I told Julie I couldn’t imagine the kind of life in which I called Mam and Paw to see how everybody was doing, and being so far away and unable to help. It was hard enough to do when Ruthie was sick, but I had no choice then. My job was in Philly. Thanks to the magazine, I had a choice now.
“But what about you and the homeschool co-op?” I added.
“Well, it won’t be easy,” she said. “I love teaching, and I’ve gotten pretty good at it. I’m never going to be able to find friends like those women in the co-op. I feel like I’ve helped build something up, and now we’re going to pull out again. And the kids are going to miss their friends.”
My face fell. Here I go again. The guy who uproots his wife and kids for the second time in two years.
“But think of what we would be moving to,” Julie said. “Our kids would get to know their grandparents. We don’t know how long Mam and Paw have. Any time with them is a gift for our kids, and a gift to them, too. We can be there to help Mike, and to get to know Claire and Rebekah. Besides I love these people here. They’ve been so good to us.”
“I know,” I said. “They make me want to be better. We’ve never lived anywhere but a big city, though. Do you think we can make it here?”
“I think we’ve had a chance to see what matters in life,” Julie said. “I don’t know about you, but the way I’m thinking right now, the question is not, ‘Should we move to St. Francisville?’ but ‘Why shouldn’t we move to St. Francisville?’ ”

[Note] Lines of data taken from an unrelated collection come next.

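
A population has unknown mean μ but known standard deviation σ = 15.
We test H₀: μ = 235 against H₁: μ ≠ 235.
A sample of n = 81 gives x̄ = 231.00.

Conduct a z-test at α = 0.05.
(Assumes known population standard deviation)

Answer: z = -2.4000, reject H₀

Derivation:
Standard error: SE = σ/√n = 15/√81 = 1.6667
z-statistic: z = (x̄ - μ₀)/SE = (231.00 - 235)/1.6667 = -2.4000
Critical value: ±1.960
p-value = 0.0164
Decision: reject H₀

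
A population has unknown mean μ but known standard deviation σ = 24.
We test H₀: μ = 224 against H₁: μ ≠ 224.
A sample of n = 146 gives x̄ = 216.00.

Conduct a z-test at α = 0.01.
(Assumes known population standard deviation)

Answer: z = -4.0276, reject H₀

Derivation:
Standard error: SE = σ/√n = 24/√146 = 1.9863
z-statistic: z = (x̄ - μ₀)/SE = (216.00 - 224)/1.9863 = -4.0276
Critical value: ±2.576
p-value = 0.0001
Decision: reject H₀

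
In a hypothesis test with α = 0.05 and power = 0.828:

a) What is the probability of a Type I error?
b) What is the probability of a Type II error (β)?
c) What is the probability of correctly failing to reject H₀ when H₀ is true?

Answer: a) 0.05, b) 0.172, c) 0.95

Derivation:
a) Type I error probability = α = 0.05
b) Power = P(reject H₀ | H₁ true) = 1 - β = 0.828, so Type II error probability = β = 1 - Power = 0.172
c) P(fail to reject H₀ | H₀ true) = 1 - α = 0.95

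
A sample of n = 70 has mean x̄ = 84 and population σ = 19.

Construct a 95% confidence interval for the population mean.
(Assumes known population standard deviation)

Answer: (79.5490, 88.4510)

Derivation:
Confidence level: 95%, α = 0.05
z_0.025 = 1.960
SE = σ/√n = 19/√70 = 2.2709
Margin of error = 1.960 × 2.2709 = 4.4510
CI: x̄ ± margin = 84 ± 4.4510
CI: (79.5490, 88.4510)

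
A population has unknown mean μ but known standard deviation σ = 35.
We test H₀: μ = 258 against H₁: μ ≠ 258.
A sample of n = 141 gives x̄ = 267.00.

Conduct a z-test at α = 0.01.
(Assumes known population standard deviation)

Answer: z = 3.0534, reject H₀

Derivation:
Standard error: SE = σ/√n = 35/√141 = 2.9475
z-statistic: z = (x̄ - μ₀)/SE = (267.00 - 258)/2.9475 = 3.0534
Critical value: ±2.576
p-value = 0.0023
Decision: reject H₀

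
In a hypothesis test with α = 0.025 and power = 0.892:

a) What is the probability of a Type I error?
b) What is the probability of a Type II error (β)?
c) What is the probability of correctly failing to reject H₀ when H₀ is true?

Answer: a) 0.025, b) 0.108, c) 0.975

Derivation:
a) Type I error probability = α = 0.025
b) Power = P(reject H₀ | H₁ true) = 1 - β = 0.892, so Type II error probability = β = 1 - Power = 0.108
c) P(fail to reject H₀ | H₀ true) = 1 - α = 0.975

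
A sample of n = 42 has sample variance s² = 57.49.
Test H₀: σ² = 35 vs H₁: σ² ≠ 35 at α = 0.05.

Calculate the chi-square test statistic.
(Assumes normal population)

Answer: χ² = 67.3454, reject H₀

Derivation:
df = n - 1 = 41
χ² = (n-1)s²/σ₀² = 41×57.49/35 = 67.3454
Critical values: χ²_{0.975,41} = 25.215, χ²_{0.025,41} = 60.561
Rejection region: χ² < 25.215 or χ² > 60.561
Decision: reject H₀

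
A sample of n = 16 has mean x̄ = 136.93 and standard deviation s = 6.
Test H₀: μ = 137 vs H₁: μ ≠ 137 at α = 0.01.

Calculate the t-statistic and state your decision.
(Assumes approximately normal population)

Answer: t = -0.0467, fail to reject H₀

Derivation:
df = n - 1 = 15
SE = s/√n = 6/√16 = 1.5000
t = (x̄ - μ₀)/SE = (136.93 - 137)/1.5000 = -0.0467
Critical value: t_{0.005,15} = ±2.947
p-value ≈ 0.9634
Decision: fail to reject H₀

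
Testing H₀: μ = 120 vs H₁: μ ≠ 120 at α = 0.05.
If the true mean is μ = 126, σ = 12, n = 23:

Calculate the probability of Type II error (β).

Answer: β ≈ 0.3307

Derivation:
SE = σ/√n = 12/√23 = 2.5022
Critical values: μ₀ ± z_0.025×SE = 120 ± 1.960×2.5022
Acceptance region: (115.0957, 124.9043)
Under H₁ (μ = 126): z_high = (124.9043 - 126)/2.5022 = -0.4379, z_low = (115.0957 - 126)/2.5022 = -4.3579
β = P(not reject | H₁) = Φ(-0.4379) - Φ(-4.3579) ≈ 0.3307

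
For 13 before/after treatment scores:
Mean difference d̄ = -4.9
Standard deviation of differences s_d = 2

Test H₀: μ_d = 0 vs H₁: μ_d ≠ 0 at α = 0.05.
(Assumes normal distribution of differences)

df = n - 1 = 12
SE = s_d/√n = 2/√13 = 0.5547
t = d̄/SE = -4.9/0.5547 = -8.8336
Critical value: t_{0.025,12} = ±2.179
p-value < 0.0001
Decision: reject H₀

Answer: t = -8.8336, reject H₀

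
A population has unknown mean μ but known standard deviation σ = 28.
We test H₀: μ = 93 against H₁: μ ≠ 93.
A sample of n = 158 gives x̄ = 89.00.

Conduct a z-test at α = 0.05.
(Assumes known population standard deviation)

Standard error: SE = σ/√n = 28/√158 = 2.2276
z-statistic: z = (x̄ - μ₀)/SE = (89.00 - 93)/2.2276 = -1.7957
Critical value: ±1.960
p-value = 0.0725
Decision: fail to reject H₀

Answer: z = -1.7957, fail to reject H₀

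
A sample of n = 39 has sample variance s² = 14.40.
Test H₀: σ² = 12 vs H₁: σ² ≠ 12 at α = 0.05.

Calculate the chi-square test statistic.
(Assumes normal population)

df = n - 1 = 38
χ² = (n-1)s²/σ₀² = 38×14.40/12 = 45.6000
Critical values: χ²_{0.975,38} = 22.878, χ²_{0.025,38} = 56.896
Rejection region: χ² < 22.878 or χ² > 56.896
Decision: fail to reject H₀

Answer: χ² = 45.6000, fail to reject H₀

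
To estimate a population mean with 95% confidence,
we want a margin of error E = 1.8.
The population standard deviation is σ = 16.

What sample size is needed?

Answer: n = 304

Derivation:
z_0.025 = 1.960
n = (z×σ/E)² = (1.960×16/1.8)²
n = 303.5338
Round up: n = 304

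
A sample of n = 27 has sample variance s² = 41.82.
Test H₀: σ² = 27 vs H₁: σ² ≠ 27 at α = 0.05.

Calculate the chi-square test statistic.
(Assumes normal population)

df = n - 1 = 26
χ² = (n-1)s²/σ₀² = 26×41.82/27 = 40.2711
Critical values: χ²_{0.975,26} = 13.844, χ²_{0.025,26} = 41.923
Rejection region: χ² < 13.844 or χ² > 41.923
Decision: fail to reject H₀

Answer: χ² = 40.2711, fail to reject H₀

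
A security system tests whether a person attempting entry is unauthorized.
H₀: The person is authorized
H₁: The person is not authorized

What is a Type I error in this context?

Answer: Denying entry to an authorized person

Derivation:
Type I error (α): Rejecting H₀ when H₀ is true
Type II error (β): Failing to reject H₀ when H₁ is true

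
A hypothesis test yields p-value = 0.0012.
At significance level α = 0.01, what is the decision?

Answer: reject H₀

Derivation:
Compare p-value to α:
0.0012 < 0.01
Decision: reject H₀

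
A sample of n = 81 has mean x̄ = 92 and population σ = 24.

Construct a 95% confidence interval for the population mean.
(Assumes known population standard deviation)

Answer: (86.7733, 97.2267)

Derivation:
Confidence level: 95%, α = 0.05
z_0.025 = 1.960
SE = σ/√n = 24/√81 = 2.6667
Margin of error = 1.960 × 2.6667 = 5.2267
CI: x̄ ± margin = 92 ± 5.2267
CI: (86.7733, 97.2267)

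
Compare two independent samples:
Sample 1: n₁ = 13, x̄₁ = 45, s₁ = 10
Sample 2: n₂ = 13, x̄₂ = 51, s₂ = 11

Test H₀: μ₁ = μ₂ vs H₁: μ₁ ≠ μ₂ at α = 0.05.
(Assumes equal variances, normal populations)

Answer: t = -1.4552, fail to reject H₀

Derivation:
Pooled variance: s²_p = [12×10² + 12×11²]/(24) = 110.5000
s_p = 10.5119
SE = s_p×√(1/n₁ + 1/n₂) = 10.5119×√(1/13 + 1/13) = 4.1231
t = (x̄₁ - x̄₂)/SE = (45 - 51)/4.1231 = -1.4552
df = 24, t-critical = ±2.064
Decision: fail to reject H₀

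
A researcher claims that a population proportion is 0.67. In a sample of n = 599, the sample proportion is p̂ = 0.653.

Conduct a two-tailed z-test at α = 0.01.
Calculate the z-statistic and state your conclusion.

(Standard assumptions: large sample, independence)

Answer: z = -0.8849, fail to reject H₀

Derivation:
H₀: p = 0.67, H₁: p ≠ 0.67
Standard error: SE = √(p₀(1-p₀)/n) = √(0.67×0.33/599) = 0.019212
z-statistic: z = (p̂ - p₀)/SE = (0.653 - 0.67)/0.019212 = -0.8849
Critical value: z_0.005 = ±2.576
p-value = 0.3762
Decision: fail to reject H₀ at α = 0.01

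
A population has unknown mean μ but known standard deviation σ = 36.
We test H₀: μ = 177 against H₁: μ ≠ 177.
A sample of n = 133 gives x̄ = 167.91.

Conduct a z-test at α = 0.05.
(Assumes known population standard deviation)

Answer: z = -2.9120, reject H₀

Derivation:
Standard error: SE = σ/√n = 36/√133 = 3.1216
z-statistic: z = (x̄ - μ₀)/SE = (167.91 - 177)/3.1216 = -2.9120
Critical value: ±1.960
p-value = 0.0036
Decision: reject H₀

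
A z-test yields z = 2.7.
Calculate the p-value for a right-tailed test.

Answer: p-value ≈ 0.0035

Derivation:
For z = 2.7:
p = P(Z > 2.7) = 1 - Φ(2.7) = 0.0035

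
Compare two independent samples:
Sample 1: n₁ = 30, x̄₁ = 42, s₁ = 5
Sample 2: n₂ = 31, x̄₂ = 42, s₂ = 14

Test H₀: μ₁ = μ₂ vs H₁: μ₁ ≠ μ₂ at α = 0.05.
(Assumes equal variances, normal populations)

Pooled variance: s²_p = [29×5² + 30×14²]/(59) = 111.9492
s_p = 10.5806
SE = s_p×√(1/n₁ + 1/n₂) = 10.5806×√(1/30 + 1/31) = 2.7098
t = (x̄₁ - x̄₂)/SE = (42 - 42)/2.7098 = 0.0000
df = 59, t-critical = ±2.001
Decision: fail to reject H₀

Answer: t = 0.0000, fail to reject H₀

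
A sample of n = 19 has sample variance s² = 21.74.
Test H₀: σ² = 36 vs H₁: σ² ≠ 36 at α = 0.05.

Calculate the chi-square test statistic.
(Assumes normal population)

df = n - 1 = 18
χ² = (n-1)s²/σ₀² = 18×21.74/36 = 10.8700
Critical values: χ²_{0.975,18} = 8.231, χ²_{0.025,18} = 31.526
Rejection region: χ² < 8.231 or χ² > 31.526
Decision: fail to reject H₀

Answer: χ² = 10.8700, fail to reject H₀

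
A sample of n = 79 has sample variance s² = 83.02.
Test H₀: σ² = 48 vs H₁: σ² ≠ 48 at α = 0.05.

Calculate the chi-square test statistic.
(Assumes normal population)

Answer: χ² = 134.9075, reject H₀

Derivation:
df = n - 1 = 78
χ² = (n-1)s²/σ₀² = 78×83.02/48 = 134.9075
Critical values: χ²_{0.975,78} = 55.466, χ²_{0.025,78} = 104.316
Rejection region: χ² < 55.466 or χ² > 104.316
Decision: reject H₀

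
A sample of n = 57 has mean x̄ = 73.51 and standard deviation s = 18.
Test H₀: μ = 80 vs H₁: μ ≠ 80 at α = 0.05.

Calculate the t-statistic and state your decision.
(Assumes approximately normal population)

Answer: t = -2.7221, reject H₀

Derivation:
df = n - 1 = 56
SE = s/√n = 18/√57 = 2.3842
t = (x̄ - μ₀)/SE = (73.51 - 80)/2.3842 = -2.7221
Critical value: t_{0.025,56} = ±2.003
p-value ≈ 0.0086
Decision: reject H₀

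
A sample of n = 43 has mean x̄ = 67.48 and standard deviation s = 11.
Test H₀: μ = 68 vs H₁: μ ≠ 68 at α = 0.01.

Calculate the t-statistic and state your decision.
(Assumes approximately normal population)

Answer: t = -0.3100, fail to reject H₀

Derivation:
df = n - 1 = 42
SE = s/√n = 11/√43 = 1.6775
t = (x̄ - μ₀)/SE = (67.48 - 68)/1.6775 = -0.3100
Critical value: t_{0.005,42} = ±2.698
p-value ≈ 0.7581
Decision: fail to reject H₀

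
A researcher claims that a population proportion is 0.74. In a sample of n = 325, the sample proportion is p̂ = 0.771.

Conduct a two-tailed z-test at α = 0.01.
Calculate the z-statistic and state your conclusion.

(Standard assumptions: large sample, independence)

H₀: p = 0.74, H₁: p ≠ 0.74
Standard error: SE = √(p₀(1-p₀)/n) = √(0.74×0.26/325) = 0.024331
z-statistic: z = (p̂ - p₀)/SE = (0.771 - 0.74)/0.024331 = 1.2741
Critical value: z_0.005 = ±2.576
p-value = 0.2026
Decision: fail to reject H₀ at α = 0.01

Answer: z = 1.2741, fail to reject H₀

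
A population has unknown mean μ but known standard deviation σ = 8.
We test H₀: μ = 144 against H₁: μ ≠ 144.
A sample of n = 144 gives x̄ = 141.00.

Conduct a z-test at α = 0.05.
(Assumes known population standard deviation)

Standard error: SE = σ/√n = 8/√144 = 0.6667
z-statistic: z = (x̄ - μ₀)/SE = (141.00 - 144)/0.6667 = -4.4998
Critical value: ±1.960
p-value < 0.0001
Decision: reject H₀

Answer: z = -4.4998, reject H₀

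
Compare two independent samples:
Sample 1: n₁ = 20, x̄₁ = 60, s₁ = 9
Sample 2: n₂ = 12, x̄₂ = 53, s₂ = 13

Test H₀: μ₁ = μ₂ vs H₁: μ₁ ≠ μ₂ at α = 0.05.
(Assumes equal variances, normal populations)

Pooled variance: s²_p = [19×9² + 11×13²]/(30) = 113.2667
s_p = 10.6427
SE = s_p×√(1/n₁ + 1/n₂) = 10.6427×√(1/20 + 1/12) = 3.8862
t = (x̄₁ - x̄₂)/SE = (60 - 53)/3.8862 = 1.8012
df = 30, t-critical = ±2.042
Decision: fail to reject H₀

Answer: t = 1.8012, fail to reject H₀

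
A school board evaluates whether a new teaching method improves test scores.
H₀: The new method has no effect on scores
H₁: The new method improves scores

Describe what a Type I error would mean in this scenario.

Answer: Concluding the new method improves scores when it actually doesn't

Derivation:
Type I error: rejecting H₀ when it is actually true (false positive).
Type II error: failing to reject H₀ when H₁ is actually true (false negative).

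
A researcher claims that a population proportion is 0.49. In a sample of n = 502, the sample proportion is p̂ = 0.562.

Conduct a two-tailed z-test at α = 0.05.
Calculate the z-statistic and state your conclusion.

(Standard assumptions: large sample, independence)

Answer: z = 3.2270, reject H₀

Derivation:
H₀: p = 0.49, H₁: p ≠ 0.49
Standard error: SE = √(p₀(1-p₀)/n) = √(0.49×0.51/502) = 0.022312
z-statistic: z = (p̂ - p₀)/SE = (0.562 - 0.49)/0.022312 = 3.2270
Critical value: z_0.025 = ±1.960
p-value = 0.0013
Decision: reject H₀ at α = 0.05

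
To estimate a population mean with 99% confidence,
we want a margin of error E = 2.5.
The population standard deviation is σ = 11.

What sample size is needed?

z_0.005 = 2.576
n = (z×σ/E)² = (2.576×11/2.5)²
n = 128.4686
Round up: n = 129

Answer: n = 129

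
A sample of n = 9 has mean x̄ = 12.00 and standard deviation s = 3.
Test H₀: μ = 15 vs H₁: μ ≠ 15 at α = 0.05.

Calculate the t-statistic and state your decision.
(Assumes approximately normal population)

Answer: t = -3.0000, reject H₀

Derivation:
df = n - 1 = 8
SE = s/√n = 3/√9 = 1.0000
t = (x̄ - μ₀)/SE = (12.00 - 15)/1.0000 = -3.0000
Critical value: t_{0.025,8} = ±2.306
p-value ≈ 0.0171
Decision: reject H₀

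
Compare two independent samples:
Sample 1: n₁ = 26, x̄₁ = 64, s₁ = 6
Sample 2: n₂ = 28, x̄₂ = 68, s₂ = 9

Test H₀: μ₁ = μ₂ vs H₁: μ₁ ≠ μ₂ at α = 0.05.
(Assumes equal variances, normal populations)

Answer: t = -1.9062, fail to reject H₀

Derivation:
Pooled variance: s²_p = [25×6² + 27×9²]/(52) = 59.3654
s_p = 7.7049
SE = s_p×√(1/n₁ + 1/n₂) = 7.7049×√(1/26 + 1/28) = 2.0984
t = (x̄₁ - x̄₂)/SE = (64 - 68)/2.0984 = -1.9062
df = 52, t-critical = ±2.007
Decision: fail to reject H₀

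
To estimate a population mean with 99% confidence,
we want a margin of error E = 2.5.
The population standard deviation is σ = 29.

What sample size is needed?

Answer: n = 893

Derivation:
z_0.005 = 2.576
n = (z×σ/E)² = (2.576×29/2.5)²
n = 892.9100
Round up: n = 893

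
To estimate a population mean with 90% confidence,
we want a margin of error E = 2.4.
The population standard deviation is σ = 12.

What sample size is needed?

Answer: n = 68

Derivation:
z_0.05 = 1.645
n = (z×σ/E)² = (1.645×12/2.4)²
n = 67.6506
Round up: n = 68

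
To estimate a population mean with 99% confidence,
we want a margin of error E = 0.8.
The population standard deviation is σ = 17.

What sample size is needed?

Answer: n = 2997

Derivation:
z_0.005 = 2.576
n = (z×σ/E)² = (2.576×17/0.8)²
n = 2996.4676
Round up: n = 2997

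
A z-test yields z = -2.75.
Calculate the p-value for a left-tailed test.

For z = -2.75:
p = P(Z < -2.75) = Φ(-2.75) = 0.0030

Answer: p-value ≈ 0.0030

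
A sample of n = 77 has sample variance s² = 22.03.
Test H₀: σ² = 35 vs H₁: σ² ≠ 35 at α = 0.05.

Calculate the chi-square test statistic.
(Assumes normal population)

Answer: χ² = 47.8366, reject H₀

Derivation:
df = n - 1 = 76
χ² = (n-1)s²/σ₀² = 76×22.03/35 = 47.8366
Critical values: χ²_{0.975,76} = 53.782, χ²_{0.025,76} = 101.999
Rejection region: χ² < 53.782 or χ² > 101.999
Decision: reject H₀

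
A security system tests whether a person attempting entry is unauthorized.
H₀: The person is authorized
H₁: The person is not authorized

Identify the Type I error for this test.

A Type I error (probability α) occurs when we reject a true H₀.
A Type II error (probability β) occurs when we fail to reject a false H₀.

Answer: Denying entry to an authorized person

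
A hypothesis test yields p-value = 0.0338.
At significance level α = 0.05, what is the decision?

Compare p-value to α:
0.0338 < 0.05
Decision: reject H₀

Answer: reject H₀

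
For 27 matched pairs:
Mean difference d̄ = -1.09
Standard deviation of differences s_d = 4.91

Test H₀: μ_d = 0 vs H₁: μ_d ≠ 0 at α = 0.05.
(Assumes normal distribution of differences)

Answer: t = -1.1536, fail to reject H₀

Derivation:
df = n - 1 = 26
SE = s_d/√n = 4.91/√27 = 0.9449
t = d̄/SE = -1.09/0.9449 = -1.1536
Critical value: t_{0.025,26} = ±2.056
p-value ≈ 0.2592
Decision: fail to reject H₀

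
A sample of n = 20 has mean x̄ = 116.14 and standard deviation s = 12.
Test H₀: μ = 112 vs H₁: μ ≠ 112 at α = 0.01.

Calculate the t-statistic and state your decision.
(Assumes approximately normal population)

df = n - 1 = 19
SE = s/√n = 12/√20 = 2.6833
t = (x̄ - μ₀)/SE = (116.14 - 112)/2.6833 = 1.5429
Critical value: t_{0.005,19} = ±2.861
p-value ≈ 0.1393
Decision: fail to reject H₀

Answer: t = 1.5429, fail to reject H₀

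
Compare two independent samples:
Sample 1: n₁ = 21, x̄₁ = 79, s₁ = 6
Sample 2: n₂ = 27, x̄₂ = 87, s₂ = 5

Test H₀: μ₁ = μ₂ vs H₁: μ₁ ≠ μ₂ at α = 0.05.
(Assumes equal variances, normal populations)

Answer: t = -5.0384, reject H₀

Derivation:
Pooled variance: s²_p = [20×6² + 26×5²]/(46) = 29.7826
s_p = 5.4573
SE = s_p×√(1/n₁ + 1/n₂) = 5.4573×√(1/21 + 1/27) = 1.5878
t = (x̄₁ - x̄₂)/SE = (79 - 87)/1.5878 = -5.0384
df = 46, t-critical = ±2.013
Decision: reject H₀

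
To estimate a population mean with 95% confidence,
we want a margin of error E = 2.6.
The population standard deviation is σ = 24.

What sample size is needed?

Answer: n = 328

Derivation:
z_0.025 = 1.960
n = (z×σ/E)² = (1.960×24/2.6)²
n = 327.3316
Round up: n = 328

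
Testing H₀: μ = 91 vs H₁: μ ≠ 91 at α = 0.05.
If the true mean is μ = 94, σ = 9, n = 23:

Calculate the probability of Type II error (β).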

I looked at my wife with wide eyes, and a “you’re-so-crazy” smile. Little more than a week earlier, when we were swanning around the grounds of that gorgeous Bucks County farmhouse, this idea would have struck us as ridiculous. But now it was the sanest thing in the world.
We talked about it a bit more, and were both struck that this potential move felt not like a burden we would take up in noble self-sacrifice, but as a blessing, even a privilege. It wasn’t our duty to move South; it was an opportunity.